Gainsborough’s House in Sudbury celebrates first anniversary of expansion opening as visitor numbers double from pre-Covid era
Visitor numbers to a museum celebrating Sudbury’s most famous son have increased twofold from pre-Covid levels, it was announced on the first anniversary of the gallery’s major expansion.
Gainsborough’s House is marking one year since its reopening in November 2022, following extensive renovations to the Grade I-listed site, including the launch of a new £10-million National Centre for Thomas Gainsborough.
On Thursday, it was revealed that, in the 12 months since the ribbon was cut on the new three-storey gallery building, the number of people visiting the gallery is double the figure recorded in 2019 – the last year prior to the coronavirus pandemic.

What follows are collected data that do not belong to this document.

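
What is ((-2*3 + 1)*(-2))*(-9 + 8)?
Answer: -10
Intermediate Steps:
((-2*3 + 1)*(-2))*(-9 + 8) = ((-6 + 1)*(-2))*(-1) = -5*(-2)*(-1) = 10*(-1) = -10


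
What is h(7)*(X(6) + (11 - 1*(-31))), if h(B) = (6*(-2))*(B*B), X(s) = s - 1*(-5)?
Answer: -31164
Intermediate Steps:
X(s) = 5 + s (X(s) = s + 5 = 5 + s)
h(B) = -12*B**2
h(7)*(X(6) + (11 - 1*(-31))) = (-12*7**2)*((5 + 6) + (11 - 1*(-31))) = (-12*49)*(11 + (11 + 31)) = -588*(11 + 42) = -588*53 = -31164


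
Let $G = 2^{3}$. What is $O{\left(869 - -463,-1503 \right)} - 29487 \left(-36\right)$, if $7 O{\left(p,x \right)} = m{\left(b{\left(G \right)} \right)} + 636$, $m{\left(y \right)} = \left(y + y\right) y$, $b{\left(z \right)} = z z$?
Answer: $\frac{7439552}{7} \approx 1.0628 \cdot 10^{6}$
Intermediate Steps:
$G = 8$
$b{\left(z \right)} = z^{2}$
$m{\left(y \right)} = 2 y^{2}$ ($m{\left(y \right)} = 2 y y = 2 y^{2}$)
$O{\left(p,x \right)} = \frac{8828}{7}$ ($O{\left(p,x \right)} = \frac{2 \left(8^{2}\right)^{2} + 636}{7} = \frac{2 \cdot 64^{2} + 636}{7} = \frac{2 \cdot 4096 + 636}{7} = \frac{8192 + 636}{7} = \frac{1}{7} \cdot 8828 = \frac{8828}{7}$)
$O{\left(869 - -463,-1503 \right)} - 29487 \left(-36\right) = \frac{8828}{7} - 29487 \left(-36\right) = \frac{8828}{7} - -1061532 = \frac{8828}{7} + 1061532 = \frac{7439552}{7}$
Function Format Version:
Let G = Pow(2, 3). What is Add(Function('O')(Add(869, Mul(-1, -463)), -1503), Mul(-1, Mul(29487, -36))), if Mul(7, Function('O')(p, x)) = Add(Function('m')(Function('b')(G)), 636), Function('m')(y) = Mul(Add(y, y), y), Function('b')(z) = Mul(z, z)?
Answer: Rational(7439552, 7) ≈ 1.0628e+6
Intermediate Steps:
G = 8
Function('b')(z) = Pow(z, 2)
Function('m')(y) = Mul(2, Pow(y, 2)) (Function('m')(y) = Mul(Mul(2, y), y) = Mul(2, Pow(y, 2)))
Function('O')(p, x) = Rational(8828, 7) (Function('O')(p, x) = Mul(Rational(1, 7), Add(Mul(2, Pow(Pow(8, 2), 2)), 636)) = Mul(Rational(1, 7), Add(Mul(2, Pow(64, 2)), 636)) = Mul(Rational(1, 7), Add(Mul(2, 4096), 636)) = Mul(Rational(1, 7), Add(8192, 636)) = Mul(Rational(1, 7), 8828) = Rational(8828, 7))
Add(Function('O')(Add(869, Mul(-1, -463)), -1503), Mul(-1, Mul(29487, -36))) = Add(Rational(8828, 7), Mul(-1, Mul(29487, -36))) = Add(Rational(8828, 7), Mul(-1, -1061532)) = Add(Rational(8828, 7), 1061532) = Rational(7439552, 7)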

In addition, June and July were highlighted as the best ever months for visitors going through the door of the gallery, which also showcases the works of many of Gainsborough’s contemporaries, as well as newer artists.

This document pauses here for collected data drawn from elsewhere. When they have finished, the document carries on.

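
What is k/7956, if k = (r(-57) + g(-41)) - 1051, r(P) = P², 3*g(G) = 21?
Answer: 245/884 ≈ 0.27715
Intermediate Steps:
g(G) = 7 (g(G) = (⅓)*21 = 7)
k = 2205 (k = ((-57)² + 7) - 1051 = (3249 + 7) - 1051 = 3256 - 1051 = 2205)
k/7956 = 2205/7956 = 2205*(1/7956) = 245/884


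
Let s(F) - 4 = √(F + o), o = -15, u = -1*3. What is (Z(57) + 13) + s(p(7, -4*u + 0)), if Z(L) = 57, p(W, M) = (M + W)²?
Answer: 74 + √346 ≈ 92.601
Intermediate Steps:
u = -3
s(F) = 4 + √(-15 + F) (s(F) = 4 + √(F - 15) = 4 + √(-15 + F))
(Z(57) + 13) + s(p(7, -4*u + 0)) = (57 + 13) + (4 + √(-15 + ((-4*(-3) + 0) + 7)²)) = 70 + (4 + √(-15 + ((12 + 0) + 7)²)) = 70 + (4 + √(-15 + (12 + 7)²)) = 70 + (4 + √(-15 + 19²)) = 70 + (4 + √(-15 + 361)) = 70 + (4 + √346) = 74 + √346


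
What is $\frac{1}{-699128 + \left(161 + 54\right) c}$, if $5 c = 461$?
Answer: $- \frac{1}{679305} \approx -1.4721 \cdot 10^{-6}$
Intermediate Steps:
$c = \frac{461}{5}$ ($c = \frac{1}{5} \cdot 461 = \frac{461}{5} \approx 92.2$)
$\frac{1}{-699128 + \left(161 + 54\right) c} = \frac{1}{-699128 + \left(161 + 54\right) \frac{461}{5}} = \frac{1}{-699128 + 215 \cdot \frac{461}{5}} = \frac{1}{-699128 + 19823} = \frac{1}{-679305} = - \frac{1}{679305}$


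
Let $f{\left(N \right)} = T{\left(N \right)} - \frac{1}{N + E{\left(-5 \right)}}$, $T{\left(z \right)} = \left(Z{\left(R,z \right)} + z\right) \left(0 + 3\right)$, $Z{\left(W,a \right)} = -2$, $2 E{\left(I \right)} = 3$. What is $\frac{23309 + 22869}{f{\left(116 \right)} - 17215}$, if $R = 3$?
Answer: $- \frac{10851830}{3965157} \approx -2.7368$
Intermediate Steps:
$E{\left(I \right)} = \frac{3}{2}$ ($E{\left(I \right)} = \frac{1}{2} \cdot 3 = \frac{3}{2}$)
$T{\left(z \right)} = -6 + 3 z$ ($T{\left(z \right)} = \left(-2 + z\right) \left(0 + 3\right) = \left(-2 + z\right) 3 = -6 + 3 z$)
$f{\left(N \right)} = -6 - \frac{1}{\frac{3}{2} + N} + 3 N$ ($f{\left(N \right)} = \left(-6 + 3 N\right) - \frac{1}{N + \frac{3}{2}} = \left(-6 + 3 N\right) - \frac{1}{\frac{3}{2} + N} = -6 - \frac{1}{\frac{3}{2} + N} + 3 N$)
$\frac{23309 + 22869}{f{\left(116 \right)} - 17215} = \frac{23309 + 22869}{\frac{-20 - 348 + 6 \cdot 116^{2}}{3 + 2 \cdot 116} - 17215} = \frac{46178}{\frac{-20 - 348 + 6 \cdot 13456}{3 + 232} - 17215} = \frac{46178}{\frac{-20 - 348 + 80736}{235} - 17215} = \frac{46178}{\frac{1}{235} \cdot 80368 - 17215} = \frac{46178}{\frac{80368}{235} - 17215} = \frac{46178}{- \frac{3965157}{235}} = 46178 \left(- \frac{235}{3965157}\right) = - \frac{10851830}{3965157}$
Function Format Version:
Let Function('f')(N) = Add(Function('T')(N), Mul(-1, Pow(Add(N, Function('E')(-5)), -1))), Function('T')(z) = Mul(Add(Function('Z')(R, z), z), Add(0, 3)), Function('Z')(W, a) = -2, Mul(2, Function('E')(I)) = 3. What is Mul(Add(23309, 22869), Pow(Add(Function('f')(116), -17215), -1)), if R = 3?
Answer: Rational(-10851830, 3965157) ≈ -2.7368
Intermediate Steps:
Function('E')(I) = Rational(3, 2) (Function('E')(I) = Mul(Rational(1, 2), 3) = Rational(3, 2))
Function('T')(z) = Add(-6, Mul(3, z)) (Function('T')(z) = Mul(Add(-2, z), Add(0, 3)) = Mul(Add(-2, z), 3) = Add(-6, Mul(3, z)))
Function('f')(N) = Add(-6, Mul(-1, Pow(Add(Rational(3, 2), N), -1)), Mul(3, N)) (Function('f')(N) = Add(Add(-6, Mul(3, N)), Mul(-1, Pow(Add(N, Rational(3, 2)), -1))) = Add(Add(-6, Mul(3, N)), Mul(-1, Pow(Add(Rational(3, 2), N), -1))) = Add(-6, Mul(-1, Pow(Add(Rational(3, 2), N), -1)), Mul(3, N)))
Mul(Add(23309, 22869), Pow(Add(Function('f')(116), -17215), -1)) = Mul(Add(23309, 22869), Pow(Add(Mul(Pow(Add(3, Mul(2, 116)), -1), Add(-20, Mul(-3, 116), Mul(6, Pow(116, 2)))), -17215), -1)) = Mul(46178, Pow(Add(Mul(Pow(Add(3, 232), -1), Add(-20, -348, Mul(6, 13456))), -17215), -1)) = Mul(46178, Pow(Add(Mul(Pow(235, -1), Add(-20, -348, 80736)), -17215), -1)) = Mul(46178, Pow(Add(Mul(Rational(1, 235), 80368), -17215), -1)) = Mul(46178, Pow(Add(Rational(80368, 235), -17215), -1)) = Mul(46178, Pow(Rational(-3965157, 235), -1)) = Mul(46178, Rational(-235, 3965157)) = Rational(-10851830, 3965157)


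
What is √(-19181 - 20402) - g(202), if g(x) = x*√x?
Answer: -202*√202 + I*√39583 ≈ -2871.0 + 198.95*I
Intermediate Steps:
g(x) = x^(3/2)
√(-19181 - 20402) - g(202) = √(-19181 - 20402) - 202^(3/2) = √(-39583) - 202*√202 = I*√39583 - 202*√202 = -202*√202 + I*√39583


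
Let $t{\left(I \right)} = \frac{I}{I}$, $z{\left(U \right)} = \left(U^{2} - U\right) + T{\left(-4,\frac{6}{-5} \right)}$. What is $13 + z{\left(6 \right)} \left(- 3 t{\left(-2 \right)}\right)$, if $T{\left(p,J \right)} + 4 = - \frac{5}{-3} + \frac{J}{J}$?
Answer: $-73$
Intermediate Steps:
$T{\left(p,J \right)} = - \frac{4}{3}$ ($T{\left(p,J \right)} = -4 + \left(- \frac{5}{-3} + \frac{J}{J}\right) = -4 + \left(\left(-5\right) \left(- \frac{1}{3}\right) + 1\right) = -4 + \left(\frac{5}{3} + 1\right) = -4 + \frac{8}{3} = - \frac{4}{3}$)
$z{\left(U \right)} = - \frac{4}{3} + U^{2} - U$ ($z{\left(U \right)} = \left(U^{2} - U\right) - \frac{4}{3} = - \frac{4}{3} + U^{2} - U$)
$t{\left(I \right)} = 1$
$13 + z{\left(6 \right)} \left(- 3 t{\left(-2 \right)}\right) = 13 + \left(- \frac{4}{3} + 6^{2} - 6\right) \left(\left(-3\right) 1\right) = 13 + \left(- \frac{4}{3} + 36 - 6\right) \left(-3\right) = 13 + \frac{86}{3} \left(-3\right) = 13 - 86 = -73$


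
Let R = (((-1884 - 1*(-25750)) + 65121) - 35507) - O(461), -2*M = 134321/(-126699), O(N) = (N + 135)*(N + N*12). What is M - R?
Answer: 891542480825/253398 ≈ 3.5183e+6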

Dr Steven Parissien, the new director of Gainsborough’s House, stated these visitor figures were more than they could have hoped for, at a time when many heritage and cultural sites around the UK were struggling to navigate the post-Covid landscape.
“The wonderful new facilities have helped propel us into the front rank of Britain’s regional art galleries – and to anchor Sudbury even more firmly on the visitor map,” said Dr Parissien.

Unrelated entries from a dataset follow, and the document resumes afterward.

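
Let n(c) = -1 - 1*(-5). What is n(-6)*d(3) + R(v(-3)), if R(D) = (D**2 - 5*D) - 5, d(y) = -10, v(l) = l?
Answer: -21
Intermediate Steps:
R(D) = -5 + D**2 - 5*D
n(c) = 4 (n(c) = -1 + 5 = 4)
n(-6)*d(3) + R(v(-3)) = 4*(-10) + (-5 + (-3)**2 - 5*(-3)) = -40 + (-5 + 9 + 15) = -40 + 19 = -21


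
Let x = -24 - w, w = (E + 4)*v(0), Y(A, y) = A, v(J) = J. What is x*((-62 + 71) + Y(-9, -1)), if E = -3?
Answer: 0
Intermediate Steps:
w = 0 (w = (-3 + 4)*0 = 1*0 = 0)
x = -24 (x = -24 - 1*0 = -24 + 0 = -24)
x*((-62 + 71) + Y(-9, -1)) = -24*((-62 + 71) - 9) = -24*(9 - 9) = -24*0 = 0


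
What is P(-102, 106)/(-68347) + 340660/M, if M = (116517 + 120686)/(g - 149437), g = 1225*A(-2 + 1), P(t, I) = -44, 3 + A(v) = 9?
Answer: -3308224259147808/16212113441 ≈ -2.0406e+5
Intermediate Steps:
A(v) = 6 (A(v) = -3 + 9 = 6)
g = 7350 (g = 1225*6 = 7350)
M = -237203/142087 (M = (116517 + 120686)/(7350 - 149437) = 237203/(-142087) = 237203*(-1/142087) = -237203/142087 ≈ -1.6694)
P(-102, 106)/(-68347) + 340660/M = -44/(-68347) + 340660/(-237203/142087) = -44*(-1/68347) + 340660*(-142087/237203) = 44/68347 - 48403357420/237203 = -3308224259147808/16212113441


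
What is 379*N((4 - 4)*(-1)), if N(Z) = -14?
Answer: -5306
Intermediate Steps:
379*N((4 - 4)*(-1)) = 379*(-14) = -5306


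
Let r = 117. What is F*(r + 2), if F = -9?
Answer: -1071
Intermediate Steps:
F*(r + 2) = -9*(117 + 2) = -9*119 = -1071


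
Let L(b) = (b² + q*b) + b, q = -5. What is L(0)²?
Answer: 0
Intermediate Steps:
L(b) = b² - 4*b (L(b) = (b² - 5*b) + b = b² - 4*b)
L(0)² = (0*(-4 + 0))² = (0*(-4))² = 0² = 0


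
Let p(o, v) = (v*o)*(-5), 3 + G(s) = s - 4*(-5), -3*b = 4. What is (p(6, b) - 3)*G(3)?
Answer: 740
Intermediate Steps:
b = -4/3 (b = -⅓*4 = -4/3 ≈ -1.3333)
G(s) = 17 + s (G(s) = -3 + (s - 4*(-5)) = -3 + (s + 20) = -3 + (20 + s) = 17 + s)
p(o, v) = -5*o*v (p(o, v) = (o*v)*(-5) = -5*o*v)
(p(6, b) - 3)*G(3) = (-5*6*(-4/3) - 3)*(17 + 3) = (40 - 3)*20 = 37*20 = 740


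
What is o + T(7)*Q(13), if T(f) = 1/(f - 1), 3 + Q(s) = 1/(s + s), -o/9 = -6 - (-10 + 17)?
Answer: 18175/156 ≈ 116.51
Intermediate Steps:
o = 117 (o = -9*(-6 - (-10 + 17)) = -9*(-6 - 1*7) = -9*(-6 - 7) = -9*(-13) = 117)
Q(s) = -3 + 1/(2*s) (Q(s) = -3 + 1/(s + s) = -3 + 1/(2*s))
T(f) = 1/(-1 + f)
o + T(7)*Q(13) = 117 + (-3 + (½)/13)/(-1 + 7) = 117 + (-3 + (½)*(1/13))/6 = 117 + (-3 + 1/26)/6 = 117 + (⅙)*(-77/26) = 117 - 77/156 = 18175/156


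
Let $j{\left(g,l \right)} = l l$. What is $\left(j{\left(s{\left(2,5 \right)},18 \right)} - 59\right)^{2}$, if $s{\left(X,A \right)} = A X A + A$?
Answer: $70225$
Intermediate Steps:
$s{\left(X,A \right)} = A + X A^{2}$ ($s{\left(X,A \right)} = X A^{2} + A = A + X A^{2}$)
$j{\left(g,l \right)} = l^{2}$
$\left(j{\left(s{\left(2,5 \right)},18 \right)} - 59\right)^{2} = \left(18^{2} - 59\right)^{2} = \left(324 - 59\right)^{2} = 265^{2} = 70225$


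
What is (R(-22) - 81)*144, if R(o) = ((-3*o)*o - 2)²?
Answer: 304421040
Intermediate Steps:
R(o) = (-2 - 3*o²)² (R(o) = (-3*o² - 2)² = (-2 - 3*o²)²)
(R(-22) - 81)*144 = ((2 + 3*(-22)²)² - 81)*144 = ((2 + 3*484)² - 81)*144 = ((2 + 1452)² - 81)*144 = (1454² - 81)*144 = (2114116 - 81)*144 = 2114035*144 = 304421040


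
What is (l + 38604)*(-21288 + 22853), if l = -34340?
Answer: 6673160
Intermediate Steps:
(l + 38604)*(-21288 + 22853) = (-34340 + 38604)*(-21288 + 22853) = 4264*1565 = 6673160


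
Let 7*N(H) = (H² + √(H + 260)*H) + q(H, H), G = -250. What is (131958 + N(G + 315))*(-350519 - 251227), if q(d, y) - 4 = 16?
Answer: -558390802446/7 - 195567450*√13/7 ≈ -7.9871e+10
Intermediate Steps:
q(d, y) = 20 (q(d, y) = 4 + 16 = 20)
N(H) = 20/7 + H²/7 + H*√(260 + H)/7 (N(H) = ((H² + √(H + 260)*H) + 20)/7 = ((H² + √(260 + H)*H) + 20)/7 = ((H² + H*√(260 + H)) + 20)/7 = (20 + H² + H*√(260 + H))/7 = 20/7 + H²/7 + H*√(260 + H)/7)
(131958 + N(G + 315))*(-350519 - 251227) = (131958 + (20/7 + (-250 + 315)²/7 + (-250 + 315)*√(260 + (-250 + 315))/7))*(-350519 - 251227) = (131958 + (20/7 + (⅐)*65² + (⅐)*65*√(260 + 65)))*(-601746) = (131958 + (20/7 + (⅐)*4225 + (⅐)*65*√325))*(-601746) = (131958 + (20/7 + 4225/7 + (⅐)*65*(5*√13)))*(-601746) = (131958 + (20/7 + 4225/7 + 325*√13/7))*(-601746) = (131958 + (4245/7 + 325*√13/7))*(-601746) = (927951/7 + 325*√13/7)*(-601746) = -558390802446/7 - 195567450*√13/7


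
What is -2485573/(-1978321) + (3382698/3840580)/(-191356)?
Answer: 83031168716794681/66086534775633640 ≈ 1.2564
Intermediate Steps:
-2485573/(-1978321) + (3382698/3840580)/(-191356) = -2485573*(-1/1978321) + (3382698*(1/3840580))*(-1/191356) = 2485573/1978321 + (1691349/1920290)*(-1/191356) = 2485573/1978321 - 153759/33405364840 = 83031168716794681/66086534775633640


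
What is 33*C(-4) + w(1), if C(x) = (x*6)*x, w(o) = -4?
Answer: 3164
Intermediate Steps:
C(x) = 6*x**2 (C(x) = (6*x)*x = 6*x**2)
33*C(-4) + w(1) = 33*(6*(-4)**2) - 4 = 33*(6*16) - 4 = 33*96 - 4 = 3168 - 4 = 3164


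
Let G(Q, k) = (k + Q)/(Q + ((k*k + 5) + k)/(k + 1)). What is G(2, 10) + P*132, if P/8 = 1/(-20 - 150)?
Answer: -61116/11645 ≈ -5.2483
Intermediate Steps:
P = -4/85 (P = 8/(-20 - 150) = 8/(-170) = 8*(-1/170) = -4/85 ≈ -0.047059)
G(Q, k) = (Q + k)/(Q + (5 + k + k**2)/(1 + k)) (G(Q, k) = (Q + k)/(Q + ((k**2 + 5) + k)/(1 + k)) = (Q + k)/(Q + ((5 + k**2) + k)/(1 + k)) = (Q + k)/(Q + (5 + k + k**2)/(1 + k)))
G(2, 10) + P*132 = (2 + 10 + 10**2 + 2*10)/(5 + 2 + 10 + 10**2 + 2*10) - 4/85*132 = (2 + 10 + 100 + 20)/(5 + 2 + 10 + 100 + 20) - 528/85 = 132/137 - 528/85 = -61116/11645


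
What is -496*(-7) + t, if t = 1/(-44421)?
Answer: 154229711/44421 ≈ 3472.0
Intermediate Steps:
t = -1/44421 ≈ -2.2512e-5
-496*(-7) + t = -496*(-7) - 1/44421 = 3472 - 1/44421 = 154229711/44421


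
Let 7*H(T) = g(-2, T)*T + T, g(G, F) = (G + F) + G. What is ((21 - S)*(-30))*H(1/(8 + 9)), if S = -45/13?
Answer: 477000/26299 ≈ 18.138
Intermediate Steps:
g(G, F) = F + 2*G (g(G, F) = (F + G) + G = F + 2*G)
S = -45/13 (S = -45*1/13 = -45/13 ≈ -3.4615)
H(T) = T/7 + T*(-4 + T)/7 (H(T) = ((T + 2*(-2))*T + T)/7 = ((T - 4)*T + T)/7 = ((-4 + T)*T + T)/7 = (T*(-4 + T) + T)/7 = (T + T*(-4 + T))/7 = T/7 + T*(-4 + T)/7)
((21 - S)*(-30))*H(1/(8 + 9)) = ((21 - 1*(-45/13))*(-30))*((-3 + 1/(8 + 9))/(7*(8 + 9))) = ((21 + 45/13)*(-30))*((⅐)*(-3 + 1/17)/17) = ((318/13)*(-30))*((⅐)*(1/17)*(-3 + 1/17)) = -9540*(-50)/(91*17*17) = -9540/13*(-50/2023) = 477000/26299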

“Our new exhibitions – staged in our new, environmentally-controlled galleries, which are the envy of many other galleries nationwide – celebrate the best of old and new.
“These shows have already won the plaudits of critics, both regionally and nationally.”
To coincide with the anniversary, Gainsborough’s House has also announced the launch of a new programme of activities aimed at all ages, including talks, films, family sessions and school projects.
In addition, admission for anyone aged 18 and under is now free of charge, in the hope that this will encourage a younger audience to engage with the arts.
Dr Parrisien, who took over the leadership role in August, replacing long-time director Mark Bills, added: “All this will, we hope, help us to spread a keen awareness of Sudbury’s cultural heritage and potential to both young and old.”